The King’s College London (KCL) branch of the University and College Union (UCU) hosted a walkout for ceasefire in Gaza on 7 February, 2024.
The walkout took place on the Strand, Guy’s and Denmark Hill campuses at midday, to remember alumni who have died in Gaza since the beginning of the conflict on 7 October. KCL UCU demand that “all forms of institutional complicity & repression of pro-Palestine voices must stop”.
![](https://roarnews.co.uk/wp-content/uploads/2024/02/stand-with-gaza.jpeg)
The event was attended by speakers from both King’s and other universities. KCL UCU said that higher education workers “must protect [their] sector from genocide”. They condemn the university’s response to the ongoing conflict between Israel and Hamas and say that they “don’t accept business as usual in the face of our universities’ complicity”.
Posters of alumni killed in the conflict were pasted up around the protest sites, most notably photos of Dr Maisara Alrayyes. Alrayyes had studied for a master’s in Women and Children’s Health at King’s as a Chevening Scholar, an award given by the Foreign, Commonwealth and Development Office (FCDO) to foreign nationals who “show potential to inspire, inform, and influence positive change”. He had returned to Gaza to work for international humanitarian medical organisation, Médecins du Monde-France.

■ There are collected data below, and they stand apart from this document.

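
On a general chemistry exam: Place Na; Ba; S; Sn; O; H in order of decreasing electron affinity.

S, O, Sn, H, Na, Ba

H is in period 1, group 1; O is in period 2, group 16; Na is in period 3, group 1; S is in period 3, group 16; Sn is in period 5, group 14; Ba is in period 6, group 2.
Adding an electron releases more energy for atoms nearer the top right (short of the noble gases).
Here both period and group differ, so the two effects have to be weighed against each other.
Na > Ba: period and group pull opposite ways; the down-group shift dominates (53 vs 14 kJ/mol).
H > Na: H sits above Na in group 1, so the down-group effect alone puts H higher.
Sn > H: period and group pull opposite ways; the across-period shift dominates (107 vs 73 kJ/mol).
O > Sn: both effects reinforce here, so O is clearly the higher of the two.
S > O: this pair runs against the simple trend — see the exception note.
Note the exception: S has a higher electron affinity than O, contrary to the simple trend — the compact 2p subshell of O repels the added electron more than S's larger 3p does.
Approximate values (kJ/mol): H 73, O 141, Na 53, S 200, Sn 107, Ba 14.
So from highest to lowest: S > O > Sn > H > Na > Ba.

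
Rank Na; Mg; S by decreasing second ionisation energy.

The second ionization energy removes an electron from the +1 ion. For each element: Na⁺ is the bare [Ne] core; Mg⁺ still has 1 valence electron; S⁺ still has 5 valence electrons.
Breaking into a closed-shell core is much more expensive than removing a leftover valence electron — Na has the largest IE_2 here.
Valence configurations: Mg⁺ [Ne]3s¹, S⁺ [Ne]3s²3p³.
Approximate IE_2 values (kJ/mol): Na 4562, Mg 1451, S 2252.
Overall IE_2 order: Mg < S < Na.

Na > S > Mg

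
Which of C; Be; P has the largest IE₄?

Be

Consider each +3 ion: C³⁺ still has 1 valence electron; Be³⁺ is already 1 electron into the core; P³⁺ still has 2 valence electrons.
Core electrons are held far more tightly than valence electrons, so Be tops the IE_4 order.
Valence configurations: C³⁺ [He]2s¹, P³⁺ [Ne]3s².
The numbers (kJ/mol): C 6223, Be 21007, P 4964.
Hence IE_4: P < C < Be.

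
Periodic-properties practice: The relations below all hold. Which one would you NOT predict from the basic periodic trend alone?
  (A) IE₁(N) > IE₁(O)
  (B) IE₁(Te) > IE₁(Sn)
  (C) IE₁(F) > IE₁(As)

(A)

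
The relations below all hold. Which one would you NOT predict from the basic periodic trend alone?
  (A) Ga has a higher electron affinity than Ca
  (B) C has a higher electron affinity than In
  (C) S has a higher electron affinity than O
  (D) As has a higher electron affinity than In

(C)

The general trend: electron affinity increases across a period and decreases down a group.
(A) Ga (period 4, group 13) vs Ca (period 4, group 2): the stated order agrees with the simple trend.
(B) C (period 2, group 14) vs In (period 5, group 13): the stated order agrees with the simple trend.
(C) S (period 3, group 16) vs O (period 2, group 16): the stated order contradicts the simple trend.
(D) As (period 4, group 15) vs In (period 5, group 13): the stated order agrees with the simple trend.
The exception is (C): the compact 2p subshell of O repels the added electron more than S's larger 3p does.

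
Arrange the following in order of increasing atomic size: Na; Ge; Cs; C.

C is in period 2, group 14; Na is in period 3, group 1; Ge is in period 4, group 14; Cs is in period 6, group 1.
Moving right in a period, electrons are added to the same shell under a stronger nuclear pull, so atoms get smaller; moving down, a new shell is opened and atoms get larger.
Here both period and group differ, so the two effects have to be weighed against each other.
Ge > C: Ge sits below C in group 14, so the down-group effect alone puts Ge larger.
Na > Ge: period and group pull opposite ways; the across-period shift dominates (155 vs 121 pm).
Cs > Na: they share group 1; the group trend gives Cs the larger value.
For reference (pm): C 75, Na 155, Ge 121, Cs 232.
So from smallest to largest: C < Ge < Na < Cs.

C < Ge < Na < Cs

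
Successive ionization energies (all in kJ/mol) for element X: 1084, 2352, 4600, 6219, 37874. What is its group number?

Look for the largest jump between consecutive ionization energies: IE5/IE4 ≈ 6.1, far larger than any earlier ratio.
That jump marks the point where a core electron is being removed. So the atom has 4 valence electrons.
A main-group element with 4 valence electrons is in group 14.

Group 14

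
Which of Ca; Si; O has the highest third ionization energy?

IE_3 is the cost of taking one more electron from the +2 cation: Ca²⁺ is the bare [Ar] core; Si²⁺ still has 2 valence electrons; O²⁺ still has 4 valence electrons.
Usually core removal costs more than valence removal, but here the competition is close: a tightly held n=2 valence electron can cost more to remove than an n=3 core electron, so the actual values have to decide it.
Valence configurations: Si²⁺ [Ne]3s², O²⁺ [He]2s²2p².
Tabulated IE_3 (kJ/mol): Ca 4912, Si 3232, O 5300.
Hence IE_3: Si < Ca < O.

O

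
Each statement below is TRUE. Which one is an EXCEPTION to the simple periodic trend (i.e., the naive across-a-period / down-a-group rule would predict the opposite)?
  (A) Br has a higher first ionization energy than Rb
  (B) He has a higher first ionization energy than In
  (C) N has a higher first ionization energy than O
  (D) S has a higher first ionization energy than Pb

The general trend: first ionization energy increases across a period and decreases down a group.
(A) Br (period 4, group 17) vs Rb (period 5, group 1): the stated order agrees with the simple trend.
(B) He (period 1, group 18) vs In (period 5, group 13): the stated order agrees with the simple trend.
(C) N (period 2, group 15) vs O (period 2, group 16): the stated order contradicts the simple trend.
(D) S (period 3, group 16) vs Pb (period 6, group 14): the stated order agrees with the simple trend.
The exception is (C): pairing an electron in O's 2p⁴ costs repulsion energy, so O ionizes more easily than half-filled N (2p³).

(C)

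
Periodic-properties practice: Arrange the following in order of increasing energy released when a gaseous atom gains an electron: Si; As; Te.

As < Si < Te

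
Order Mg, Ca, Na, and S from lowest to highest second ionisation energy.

The second ionization energy removes an electron from the +1 ion. For each element: Mg⁺ still has 1 valence electron; Ca⁺ still has 1 valence electron; Na⁺ is the bare [Ne] core; S⁺ still has 5 valence electrons.
Breaking into a closed-shell core is much more expensive than removing a leftover valence electron — Na has the largest IE_2 here.
Valence configurations: Mg⁺ [Ne]3s¹, Ca⁺ [Ar]4s¹, S⁺ [Ne]3s²3p³.
Tabulated IE_2 (kJ/mol): Mg 1451, Ca 1145, Na 4562, S 2252.
Overall IE_2 order: Ca < Mg < S < Na.

Ca < Mg < S < Na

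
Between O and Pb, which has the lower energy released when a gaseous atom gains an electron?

Pb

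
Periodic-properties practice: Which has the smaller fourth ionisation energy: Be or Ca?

Ca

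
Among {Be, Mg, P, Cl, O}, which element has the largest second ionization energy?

Consider each +1 ion: Be⁺ still has 1 valence electron; Mg⁺ still has 1 valence electron; P⁺ still has 4 valence electrons; Cl⁺ still has 6 valence electrons; O⁺ still has 5 valence electrons.
All are still removing valence electrons, so compare the +1 ions as you would atoms: IE_2 generally rises across a period (higher Z_eff) and falls down a group (larger shell), subject to the usual subshell exceptions.
Valence configurations: Be⁺ [He]2s¹, Mg⁺ [Ne]3s¹, P⁺ [Ne]3s²3p², Cl⁺ [Ne]3s²3p⁴, O⁺ [He]2s²2p³.
Tabulated IE_2 (kJ/mol): Be 1757, Mg 1451, P 1907, Cl 2298, O 3388.
Hence IE_2: Mg < Be < P < Cl < O.

O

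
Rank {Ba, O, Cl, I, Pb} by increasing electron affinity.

Ba < Pb < O < I < Cl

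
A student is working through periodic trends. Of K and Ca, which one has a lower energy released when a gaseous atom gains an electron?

Ca

K is in period 4, group 1; Ca is in period 4, group 2.
Electron affinity generally becomes more exothermic across a period toward the halogens and less exothermic down a group.
All lie in period 4; the across-period trend (electron affinity increases left to right) applies, with the exception below.
Note the exception: K has a higher electron affinity than Ca, contrary to the simple trend — adding an electron to Ca (ns²) has to open a new, higher-energy np subshell, which is unfavourable.
Approximate values (kJ/mol): K 48, Ca 2.
So Ca has the lower energy released when a gaseous atom gains an electron (Ca < K).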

![](https://roarnews.co.uk/wp-content/uploads/2024/02/Maisara-1024x768.jpeg)
The protest was sparked primarily by the International Court of Justice (ICJ) ruling that Israel has to take all possible measures to prevent genocidal acts and punish incitement to genocide. The UCU argue that universities who collaborate with Israel are therefore “potentially complicit in genocide”.
Speakers in attendance were from King’s, the UCU, and other higher education institutions. One speech was given by Dr Jehad Hammad, former Vice Dean of Medicine at the Islamic University of Gaza. Dr Hammad has written a blog on the UCU website about pupils he has lost in Gaza, titled ‘The tales of my medical students’.
“Maysara Alrayes, Ahmad Shabat, Alaa Alaqad, and Ezzaldein Allolo represent merely four stories out of the two million in Gaza, each telling a tale of heartbreaking loss and shattered dreams.”
Dr Jehad Hammad, ‘The tales of my medical students’
He is now a Teaching and Research Fellow in the Department of Pharmacology and Therapeutics at KCL.